Щеки у меня вспыхивают, я хватаю подушку, обнимаю ее и прячу в нее лицо, чтобы скрыть смущение.

– Я совсем не то делала.

– А что за видео тогда? – спрашивает он с интересом, и я поднимаю на него глаза. Его рука лежит на коленях, пальцы легонько поглаживают мое запястье.

– Просто видео, о себе, – говорю я и вздрагиваю, когда его пальцы задевают чувствительное место на руке. – Мои мысли. Ну, документальное, что ли.

– Или новаментальное, – говорит он, и эта минута кажется такой настоящей, такой искренней и свежей, что мне невольно хочется как-нибудь ее записать и сохранить навсегда, потому что скоро на смену ей придет алкоголь, или травка, или цифры. Я отбрасываю подушку и беру в руки телефон.

– Хочешь что-нибудь сказать для моего новаментального фильма?

– Меня хочешь записывать? – переспрашивает он с опаской, и я киваю. – Да я не очень получаюсь на видео.

– Я тоже. – Я направляю на него экран, и, должна признать, Куинтон выглядит на экране удивительно красивым – ясные медовые глаза, длинные ресницы, коротко остриженные мягкие волосы, губы, которые так и тянет поцеловать. – Делайла тоже записывалась, но если не хочешь – не надо. – Я еще немного держу камеру перед ним, а потом, когда он так ничего и не говорит, начинаю опускать руку.

– Погоди. – Он сжимает пальцы на моем запястье. – Я скажу кое-что. – Он умолкает. – Хочешь правду?

Я теряюсь от такого вопроса, однако киваю:

– Если тебе не трудно.

Куинтон выпускает мою руку и отодвигается подальше.
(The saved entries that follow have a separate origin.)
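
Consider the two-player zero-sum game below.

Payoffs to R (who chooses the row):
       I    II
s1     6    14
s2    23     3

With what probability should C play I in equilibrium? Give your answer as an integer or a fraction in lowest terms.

11/28

Row minima are 6 and 3, so R's maximin is 6; column maxima are 23 and 14, so C's minimax is 14. These differ, so the equilibrium is in mixed strategies.
Let C play I with probability q. R is indifferent when 6q + 14(1−q) = 23q + 3(1−q), giving q = 11/28.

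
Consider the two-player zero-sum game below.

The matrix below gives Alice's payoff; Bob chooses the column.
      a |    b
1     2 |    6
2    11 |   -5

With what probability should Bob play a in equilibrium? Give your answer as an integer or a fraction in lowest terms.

Row minima are 2 and -5, so Alice's maximin is 2; column maxima are 11 and 6, so Bob's minimax is 6. These differ, so the equilibrium is in mixed strategies.
Let Bob play a with probability q. Alice is indifferent when 2q + 6(1−q) = 11q − 5(1−q), giving q = 11/20.

11/20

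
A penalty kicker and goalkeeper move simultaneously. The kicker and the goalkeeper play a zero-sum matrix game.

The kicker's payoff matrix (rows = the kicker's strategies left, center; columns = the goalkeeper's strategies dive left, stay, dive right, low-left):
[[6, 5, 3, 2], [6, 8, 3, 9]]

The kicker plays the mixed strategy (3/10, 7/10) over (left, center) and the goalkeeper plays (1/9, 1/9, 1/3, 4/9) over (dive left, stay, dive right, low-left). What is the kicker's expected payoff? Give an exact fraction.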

Я думаю, он хочет уйти, но он только кладет ногу на ногу и упирает локти в колени.

– Жил да был один парень…

– Я-то думала, ты правду собирался рассказать, – перебиваю я. – А это сказка.

– Погоди минуту. – Он поднимает палец. – Это не сказка, обещаю.
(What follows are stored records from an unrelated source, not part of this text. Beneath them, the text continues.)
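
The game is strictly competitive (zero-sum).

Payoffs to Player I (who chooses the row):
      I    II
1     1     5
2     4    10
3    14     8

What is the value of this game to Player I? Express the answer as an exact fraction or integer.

Row 1 is strictly dominated by row 2, so Player I never plays it.
The remaining 2×2 game on (2, 3) × (I, II) has no saddle point. Let Player I play 2 with probability p; indifference gives 4p + 14(1−p) = 10p + 8(1−p), so p = 1/2.
Similarly Player II's optimal q on I is 1/6, and the value is 4·(1/6) + (10)·(5/6) = 9.

9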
Я прислоняюсь к стене палатки, гляжу на него сквозь экран, а он хрустит пальцами, вытягивает шею и наконец нарушает молчание. Мускулы у него на шее напрягаются, лицо бледнеет.

– Жил да был один парень, – начинает он снова. – Хороший парень. Из тех, кого девушки ведут домой знакомить с родителями, из тех, кто всем придерживает двери, а когда влюбляется, то знает, что на этой девушке когда-нибудь женится. – Лоб у него хмурится, он смотрит куда-то в пустоту за моей спиной. – По крайней мере, так он думал… Но тут случилось одно поганое дело, и парень умер, правда, как-то сумел вернуться с того света, но все хорошее в нем так и не ожило, и остался только очень плохой парень, и живет он теперь как последнее дерьмо и очень жалеет, что не умер.
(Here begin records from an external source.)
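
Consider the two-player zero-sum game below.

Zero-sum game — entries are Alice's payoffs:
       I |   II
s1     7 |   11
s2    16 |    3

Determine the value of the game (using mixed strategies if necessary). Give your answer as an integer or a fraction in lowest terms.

155/17

Row minima are 7 and 3, so Alice's maximin is 7; column maxima are 16 and 11, so Bob's minimax is 11. These differ, so the equilibrium is in mixed strategies.
Let Alice play s1 with probability p. Bob is indifferent when 7p + 16(1−p) = 11p + 3(1−p), giving p = 13/17.
Let Bob play I with probability q. Alice is indifferent when 7q + 11(1−q) = 16q + 3(1−q), giving q = 8/17.
The value is 7·(8/17) + (11)·(9/17) = 155/17.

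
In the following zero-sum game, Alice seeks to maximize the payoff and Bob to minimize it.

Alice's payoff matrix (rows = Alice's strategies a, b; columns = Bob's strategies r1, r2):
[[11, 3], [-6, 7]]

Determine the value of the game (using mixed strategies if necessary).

95/21

Row minima are 3 and -6, so Alice's maximin is 3; column maxima are 11 and 7, so Bob's minimax is 7. These differ, so the equilibrium is in mixed strategies.
Let Alice play a with probability p. Bob is indifferent when 11p − 6(1−p) = 3p + 7(1−p), giving p = 13/21.
Let Bob play r1 with probability q. Alice is indifferent when 11q + 3(1−q) = −6q + 7(1−q), giving q = 4/21.
The value is 11·(4/21) + (3)·(17/21) = 95/21.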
Куинтон умолкает, часто моргает, и на миг кажется, что он забыл, где он, кто я такая и кто он сам такой. Мы оторопело смотрим друг на друга, и я пытаюсь найти какие-то слова – он ведь открыл передо мной душу, ну, или перед камерой, все равно, и в его словах прорывается скрытая боль, которую я всегда в нем видела. Я хочу спросить, от чего же умер тот парень, что случилось с девушкой и почему этот парень считает себя таким плохим.

– Ты не плохой, – говорю я. – Вовсе нет.

– Ты даже не знаешь меня, Нова, – качает он головой, – ты не можешь судить.

– Кое-что я о тебе знаю, – отвечаю я. – Ты умеешь заставить меня улыбнуться, а это уже давно никому не удавалось.

– Очень многие с тобой не согласятся, – неохотно улыбается он. – Если я могу заставить тебя улыбнуться, это еще не значит, что я сам заслуживаю того, чтобы улыбаться.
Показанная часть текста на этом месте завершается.